CONSTRUCTION DATE(S): 1912/01/01
LISTED ON THE CANADIAN REGISTER: 2004/07/16
STATEMENT OF SIGNIFICANCE
DESCRIPTION OF HISTORIC PLACE
The Merchant's Bank of Canada building is a two-story, Free Renaissance style building located on a prominent corner in downtown Nanaimo. The historic place is confined to the building footprint.
HERITAGE VALUE
Built in 1912, the Merchant's Bank is Nanaimo's sole example of the eclectic, elegant Free Renaissance style, inspired by Italian churches and palaces, and popular in North America from the late 19th to early 20th centuries. The exterior was faced with a combination of a banded brick base and quoining that framed the edges and structural openings. A later coat of stucco obscured these features but some of the facade details, including the prominent cornices typical of this style, are still discernible. The elaborately detailed, round-arched windows, featuring radiating mullions and brick keystones, angled corner entry and ornate cast plaster ceiling are also substantially intact.
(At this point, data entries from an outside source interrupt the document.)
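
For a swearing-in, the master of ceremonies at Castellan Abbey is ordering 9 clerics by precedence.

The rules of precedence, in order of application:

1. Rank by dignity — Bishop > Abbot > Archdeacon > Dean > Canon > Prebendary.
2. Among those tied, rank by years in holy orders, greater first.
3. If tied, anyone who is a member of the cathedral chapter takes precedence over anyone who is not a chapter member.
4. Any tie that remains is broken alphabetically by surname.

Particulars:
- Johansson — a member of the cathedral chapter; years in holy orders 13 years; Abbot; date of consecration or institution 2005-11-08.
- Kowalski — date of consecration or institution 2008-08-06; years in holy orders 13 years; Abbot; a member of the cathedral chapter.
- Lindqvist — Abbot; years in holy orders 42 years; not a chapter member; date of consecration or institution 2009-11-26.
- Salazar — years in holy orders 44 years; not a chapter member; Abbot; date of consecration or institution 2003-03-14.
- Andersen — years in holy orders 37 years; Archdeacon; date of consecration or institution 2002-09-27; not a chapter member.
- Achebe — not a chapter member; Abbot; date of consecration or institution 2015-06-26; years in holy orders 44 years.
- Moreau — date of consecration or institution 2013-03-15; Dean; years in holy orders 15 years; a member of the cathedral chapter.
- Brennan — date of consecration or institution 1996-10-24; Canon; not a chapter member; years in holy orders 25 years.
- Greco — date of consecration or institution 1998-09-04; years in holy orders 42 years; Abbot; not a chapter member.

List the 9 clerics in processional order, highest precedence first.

By dignity: Achebe, Salazar, Greco, Lindqvist, Johansson and Kowalski (Abbot); then Andersen (Archdeacon); then Moreau (Dean); then Brennan (Canon).
Among Achebe, Salazar, Greco, Lindqvist, Johansson and Kowalski, by years in holy orders (higher first): Achebe and Salazar (44 years) before Greco and Lindqvist (42 years) before Johansson and Kowalski (13 years).
Achebe and Salazar are each not a chapter member, so the next rule applies.
Among Achebe and Salazar, alphabetically by surname: Achebe before Salazar.
Greco and Lindqvist are each not a chapter member, so the next rule applies.
Among Greco and Lindqvist, alphabetically by surname: Greco before Lindqvist.
Johansson and Kowalski are each a member of the cathedral chapter, so the next rule applies.
Among Johansson and Kowalski, alphabetically by surname: Johansson before Kowalski.
Full order: Achebe, Salazar, Greco, Lindqvist, Johansson, Kowalski, Andersen, Moreau, Brennan.

Achebe, Salazar, Greco, Lindqvist, Johansson, Kowalski, Andersen, Moreau, Brennan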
The Merchant's Bank is significant for its association with Francis Mawson Rattenbury, British Columbia's premier architect of the late 19th and early 20th centuries. Rattenbury also designed the Nanaimo and Nelson Court Houses, the provincial Parliament Buildings and numerous other residential and institutional buildings.
The building's prominent corner location and exceptional windows make it a highly visible landmark.
Source: City of Nanaimo, Development Services Department, file #6800-20-H01-02/499 Wallace Street
CHARACTER-DEFINING ELEMENTS
The character-defining elements of the Merchant's Bank Buildinginclude:
-all of the discernible elements of the Free Renaissance style including the form and massing, prominent cornices, elaborate round arched windows and corner entry.
-the location at a prominent downtown intersection.